HIV is no longer a death sentence. With modern medicine, particularly the Anti-retroviral treatments, one is given a chance at having an almost normal life. This new life however, is tied to these drugs.
Access to them therefore becomes fundamental. But what if you cannot get this treatment adequately?
Many third-world countries have limited access to health care. Unfortunately, these same countries also suffer the highest prevalence rates, with new cases being reported each year.
In Sub-Saharan Africa, approximately 25 million people are reported to be infected. Yet research and treatment programs largely depend on donor funding by western countries. In 2009 for instance, with the global economic crisis, such funding was reduced.
Venezuela has particularly borne the brunt of a huge economic crisis. In 1999, its government offered free, public treatment, including importing generic medicines and distributing condoms. A failing economy however meant that the government could no longer afford such programs. Rapidly falling fuel prices transformed this crisis into a humanitarian crisis.
According to UNAIDS, in 2012, nearly 130,000 Venezuelans had HIV/AIDS, with about 11,000 new diagnoses each year. This does not put into account the accelerated deaths from AIDS, and the accelerated new infections.
With the government importing fewer drugs, patients suffering chronic illnesses are slowly dying because they lack treatment.
Doctors at Caracas University face an ethical dilemma. They not only lack ARTs, but also basic equipment such as gloves, syringes, painkillers and antibiotics. Some argue that they should not even admit any new ill patients because they cannot help them.
Maria Eugenia, head of infectious diseases laments that they have nothing to offer, but their will to help and medical expertise. The patients are even asked to bring drinking water from home!
How does this impact the patients?
For Venezuelans, this virus is literally the grim reaper, slowly and painfully leading them to their death. Patients’ conditions are getting worse by the day due to weakening immune systems as a result of lack of HIV drugs. Even the least problematic infections have become a nightmare for such patients.

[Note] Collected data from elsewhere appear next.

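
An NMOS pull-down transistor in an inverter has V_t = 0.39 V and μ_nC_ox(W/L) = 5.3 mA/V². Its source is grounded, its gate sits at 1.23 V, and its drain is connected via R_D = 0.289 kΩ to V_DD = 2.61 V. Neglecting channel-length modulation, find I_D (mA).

V_GS = V_G = 1.23 V, so V_ov = 1.23 − 0.39 = 0.84 V.
Assume saturation: I_D = ½ k_n V_ov² = 0.5 × 5.3 × 0.84² = 1.87 mA, giving V_DS = V_DD − I_D R_D = 2.61 − 1.87 × 0.289 = 2.07 V.
V_DS = 2.07 V ≥ V_ov = 0.84 V, confirming saturation.

I_D = 1.87 mA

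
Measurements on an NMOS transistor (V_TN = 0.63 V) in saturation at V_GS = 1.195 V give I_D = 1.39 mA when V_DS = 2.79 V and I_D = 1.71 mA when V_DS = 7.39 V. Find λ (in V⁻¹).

λ = 0.0582 V⁻¹

With V_GS fixed, I_D ∝ (1 + λ V_DS) in saturation, so I_D2/I_D1 = (1 + λ V_DS2)/(1 + λ V_DS1).
1.71/1.39 = 1.23 = (1 + 7.39 λ)/(1 + 2.79 λ).
Solving: λ (I_D1 V_DS2 − I_D2 V_DS1) = I_D2 − I_D1, so λ = (1.71 − 1.39) / (1.39 × 7.39 − 1.71 × 2.79) = 0.32 / 5.5 = 0.0582 V⁻¹.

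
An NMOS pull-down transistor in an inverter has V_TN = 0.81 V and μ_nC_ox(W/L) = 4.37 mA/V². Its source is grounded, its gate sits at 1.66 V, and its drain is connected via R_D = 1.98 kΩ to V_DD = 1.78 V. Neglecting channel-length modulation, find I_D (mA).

I_D = 0.776 mA

V_GS = V_G = 1.66 V, so V_ov = 1.66 − 0.81 = 0.85 V.
Assume saturation: I_D = ½ k_n V_ov² = 0.5 × 4.37 × 0.85² = 1.58 mA, giving V_DS = V_DD − I_D R_D = 1.78 − 1.58 × 1.98 = -1.35 V.
But -1.35 V < V_ov = 0.85 V, so the device is actually in triode.
In triode I_D = k_n[V_ov V_DS − ½ V_DS²] and I_D = (V_DD − V_DS)/R_D. Equating: 4.33 V_DS² − 8.355 V_DS + 1.78 = 0, giving V_DS = 0.244 V (the root below V_ov).
I_D = (1.78 − 0.244) / 1.98 = 0.776 mA.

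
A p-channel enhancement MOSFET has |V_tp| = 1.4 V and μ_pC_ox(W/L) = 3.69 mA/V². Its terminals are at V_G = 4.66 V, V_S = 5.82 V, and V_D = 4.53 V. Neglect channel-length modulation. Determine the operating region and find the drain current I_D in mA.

V_SG = V_S − V_G = 5.82 − 4.66 = 1.16 V; V_SD = V_S − V_D = 5.82 − 4.53 = 1.29 V.
V_SG = 1.16 V < |V_tp| = 1.4 V, so the transistor is in cutoff.

Cutoff; I_D = 0 mA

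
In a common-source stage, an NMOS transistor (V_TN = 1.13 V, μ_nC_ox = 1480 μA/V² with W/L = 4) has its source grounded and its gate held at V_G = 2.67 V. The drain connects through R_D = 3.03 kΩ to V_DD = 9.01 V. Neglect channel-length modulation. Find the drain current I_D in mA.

I_D = 2.86 mA

V_GS = V_G = 2.67 V, so V_ov = 2.67 − 1.13 = 1.54 V.
k_n = μ_nC_ox · (W/L) = 5.92 mA/V².
Assume saturation: I_D = ½ k_n V_ov² = 0.5 × 5.92 × 1.54² = 7.02 mA, giving V_DS = V_DD − I_D R_D = 9.01 − 7.02 × 3.03 = -12.3 V.
But -12.3 V < V_ov = 1.54 V, so the device is actually in triode.
In triode I_D = k_n[V_ov V_DS − ½ V_DS²] and I_D = (V_DD − V_DS)/R_D. Equating: 8.97 V_DS² − 28.62 V_DS + 9.01 = 0, giving V_DS = 0.354 V (the root below V_ov).
I_D = (9.01 − 0.354) / 3.03 = 2.86 mA.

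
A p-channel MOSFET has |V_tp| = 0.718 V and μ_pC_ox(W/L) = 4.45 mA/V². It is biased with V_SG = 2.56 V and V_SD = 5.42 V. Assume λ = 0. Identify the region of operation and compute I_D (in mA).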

This suffering is a reflection of what is affecting other infected patients. With no access to the much needed treatment, they have caught secondary infections that take a toll on them.
Mother to child transmission through birth cannot be managed. There are no means to carry out HIV tests in public health facilities. This means that under the public health system, hardly anyone can find out their status without paying for it.
For this reason, patients suspected to have the virus are queuing at hospitals each day. HIV testing has also gone done in the country because most people can’t afford to pay for the tests. The knowledge that they might not get any help should they test positive, is another reason why testing keeps declining.
It is also difficult to identify how much the virus has spread or even start treatment. Lack of treatment in Venezuela has meant that HIV is now a critical epidemic, bringing with it harsh consequences. Means of preventing infections like HIV PEP and PrEP are also no longer options. One can only hope that funding programs will rescue the country from this agonizing death sentence.